Mean-field theory and spatial correlations in statistical physics

Question

In statistical physics, mean-field theory (MFT) is often introduced by working out the Ising model and it's properties. From a spin model point of view, the mean-field approximation is given by requiring that :

Eq.(1)$\hspace{75pt}$$\langle S_i S_j \rangle = \langle S_i \rangle \langle S_j \rangle $ for $i\neq j$

Where $S_i$ is the local spin observable supported at site $i$ of a given lattice (in the classical Ising case, it is just $\pm1$).

I divide my questions/comments into two parts :

Part 1 (a): I know that there are more sophisticated ways of formulating much more rigorously mean-field theory in statistical physics, but is the above relation an equivalent definition for the particular case of a spin model ?

Part 1 (b) : Given that the above relation is an equivalent definition of MFT for a spin model, is it true to say that : "Mean-field theory is equivalent to taking out any spatial spin correlations of our system." ? I think this follows from the Eq.(1).

Part 2 : However, and here is what is confusing me : Why can we define a correlation length $\xi$ and a corresponding critical exponent $\nu$ (c.g. $\nu=1/2$ for MFT applied to the Ising model) from the connected two-point correlation function ?

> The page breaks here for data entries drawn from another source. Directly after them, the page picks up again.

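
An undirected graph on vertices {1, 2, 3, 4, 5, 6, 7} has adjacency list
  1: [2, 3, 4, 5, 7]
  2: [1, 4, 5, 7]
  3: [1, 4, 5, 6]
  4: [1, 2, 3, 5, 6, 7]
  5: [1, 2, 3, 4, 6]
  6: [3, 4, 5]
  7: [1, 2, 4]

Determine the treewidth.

3

A width-3 tree decomposition is:
Bags: B1 = {1, 3, 4, 5}  B2 = {1, 2, 4, 5}  B3 = {3, 4, 5, 6}  B4 = {1, 2, 4, 7}
Tree: B1–B2, B1–B3, B2–B4
Every bag has size at most 4, so the width is 4 − 1 = 3 and tw(G) ≤ 3. Conversely, {1, 2, 4, 5} is a clique of size 4, and the vertices of any clique must share a bag in every tree decomposition; so some bag has ≥ 4 vertices and tw(G) ≥ 3. Therefore the treewidth is 3.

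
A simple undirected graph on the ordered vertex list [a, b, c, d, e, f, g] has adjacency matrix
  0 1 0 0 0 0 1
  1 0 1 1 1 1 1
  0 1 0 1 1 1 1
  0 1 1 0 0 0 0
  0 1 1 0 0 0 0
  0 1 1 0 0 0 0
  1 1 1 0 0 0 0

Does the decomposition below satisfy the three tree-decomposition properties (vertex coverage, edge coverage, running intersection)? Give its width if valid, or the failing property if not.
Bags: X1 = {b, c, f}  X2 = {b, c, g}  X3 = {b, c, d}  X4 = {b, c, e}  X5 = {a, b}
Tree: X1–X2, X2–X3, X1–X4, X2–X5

No — edge (g,a) lies in no bag.

A tree decomposition must satisfy three properties: every vertex lies in some bag; for every edge, both endpoints lie together in some bag; and for every vertex, the bags containing it form a connected subtree. Here edge (g,a) lies in no bag, so the decomposition is invalid.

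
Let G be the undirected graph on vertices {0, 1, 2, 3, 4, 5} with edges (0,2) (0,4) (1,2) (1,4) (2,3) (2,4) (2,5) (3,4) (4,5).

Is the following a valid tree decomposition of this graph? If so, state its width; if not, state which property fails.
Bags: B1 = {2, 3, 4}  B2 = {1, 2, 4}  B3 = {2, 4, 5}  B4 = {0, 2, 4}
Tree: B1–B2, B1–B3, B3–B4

Yes; width 2.

Checking the three conditions: (i) the bags cover all of {0, 1, 2, 3, 4, 5}; (ii) for each edge, some bag contains both endpoints; (iii) the bags containing any fixed vertex form a subtree. All hold, so the decomposition is valid with width 3 − 1 = 2.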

Eq.(2) $\hspace{75pt}\langle S_iS_j \rangle - \langle S_i \rangle \langle S_j\rangle\sim e^{-|i-j|/\xi}$

To me, Eq. (1) and Eq. (2) look contradictory for distances $|i-j|$ smaller than the correlation length, yet there are both derived from MFT...

Answer 1

In short, I think the answers are:

1) yes, the approximation $ \langle S_i S_j \rangle \approx \langle S_i \rangle \langle S_j \rangle $ gives you the correct behavior for a spin system with homogenous spin values, but

2) there is more to mean field theory than this level of calculation

The approximation $$ \langle S_i S_j \rangle \approx \langle S_i \rangle \langle S_j \rangle $$ provides an approximation for determining what the mean spin value is within the Ising model, but is insufficient to actually calculate $ \langle S_i S_j \rangle$, as you've noted. The result of this approximation is a free energy in terms of the mean field $\langle S \rangle = m$. To get the two-point correlation function, we have to determine the energetic cost for having non-uniform $m({\bf r})$. One natural way of doing this is to use the Landau expansion, i.e. we write (see, e.g. Chaikin and Lubensky chapter 4) $$ F = \int d^d x f + \int d^d x \frac{c}{2} |\nabla m |^2 $$ where $f(x) = \frac{1}{2} r m^2 + u m^4 + \cdots $.

The free energy from the first term is something that you can get from making the approximation $\langle S_i S_j \rangle \approx \langle S_i \rangle \langle S_j \rangle$. However, this does not get you the value $c$, which is essentially a phenomenological term (you can relate it to the effective line tension between domains in the Ising model). Whenever you see a description of the correlation function in MFT, some term like this has been included. There is also an equivalent MFT scheme in field theory where the MFT can be derived by a saddle-point approximation (see Kardar's Statistical Physics of Fields, for instance). However, I don't remember offhand how to get from an Ising model to the appropriate field theory... I think this is done with a Hubbard-Stratonovich transformation, but I don't remember the details.